Dissertations, Theses, and Capstone Projects

Date of Degree

9-2020

Document Type

Dissertation

Degree Name

Ph.D.

Program

Sociology

Advisor

Philip Kasinitz

Committee Members

Sharon Zukin

Paul Attewell

Lingxin Hao

Subject Categories

Educational Sociology | Migration Studies | Race and Ethnicity | Sociology

Keywords

elite transnational education, global middle class, Chinese upper-middle-class, flexible citizenship, belonging, ethno-racial identity

Abstract

This research examines the emerging phenomenon of Chinese urban upper-middle-class families sending their only children, the so-called “parachute students,” to American private high schools in a triple framework of transnational elite education, the emerging global middle class, and the complicated formation of citizenship, membership, and identities across borders. This study draws from data collected through multiple qualitative research methods, including content analysis of online advertising materials of educational agents, ethnographic participant-observation of school recruitment and application consulting workshops, and in-depth interviews with Chinese parents, students, and educational consultants.

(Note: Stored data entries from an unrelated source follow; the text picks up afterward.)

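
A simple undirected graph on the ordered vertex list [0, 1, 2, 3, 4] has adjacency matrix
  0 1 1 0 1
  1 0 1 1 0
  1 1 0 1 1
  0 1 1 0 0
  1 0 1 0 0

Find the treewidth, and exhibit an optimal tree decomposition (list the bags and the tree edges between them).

Treewidth 2.
One optimal decomposition is:
Bags: B1 = {0, 1, 2}  B2 = {1, 2, 3}  B3 = {0, 2, 4}
Tree: B1–B2, B1–B3

The largest bag has 3 vertices, giving width 2; this decomposition certifies tw(G) ≤ 2. Conversely, {0, 1, 2} is a clique of size 3, and the vertices of any clique must share a bag in every tree decomposition; so some bag has ≥ 3 vertices and tw(G) ≥ 2. The upper and lower bounds meet at 2, so that is the treewidth.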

I investigate why and how Chinese urban upper-middle-class families make educational decisions to send their only children as young as fourteen to the United States for private high schools, and the actual lived experiences of the “parachute generation.” This research illustrates the construction of a transnational elite narrative and the inherent uncertainties of transnationalism through the lens of urban upper-middle-class Chinese parents and their children. The upper-middle-class Chinese parents are the core group of the emerging global middle class—global-minded, strategic at transmitting their advantages to children. And the “parachute students” are the aspiring global citizens of the world who possess “flexible citizenship” (Ong 1999). During the transnational educational process, they are forced to form a globalized ethno-racial identity that complicates the existing discussion on nationalism, cosmopolitanism, and citizenship. This research captures their varying strategies and practices of constructing multilayered identities in institutional settings such as schools in an earlier stage compared to other research on high-skilled migrants, 1.5-generation immigrants, and international students at the undergraduate and graduate level. I argue this transnational education process captures the formation of a “new” global middle class in China.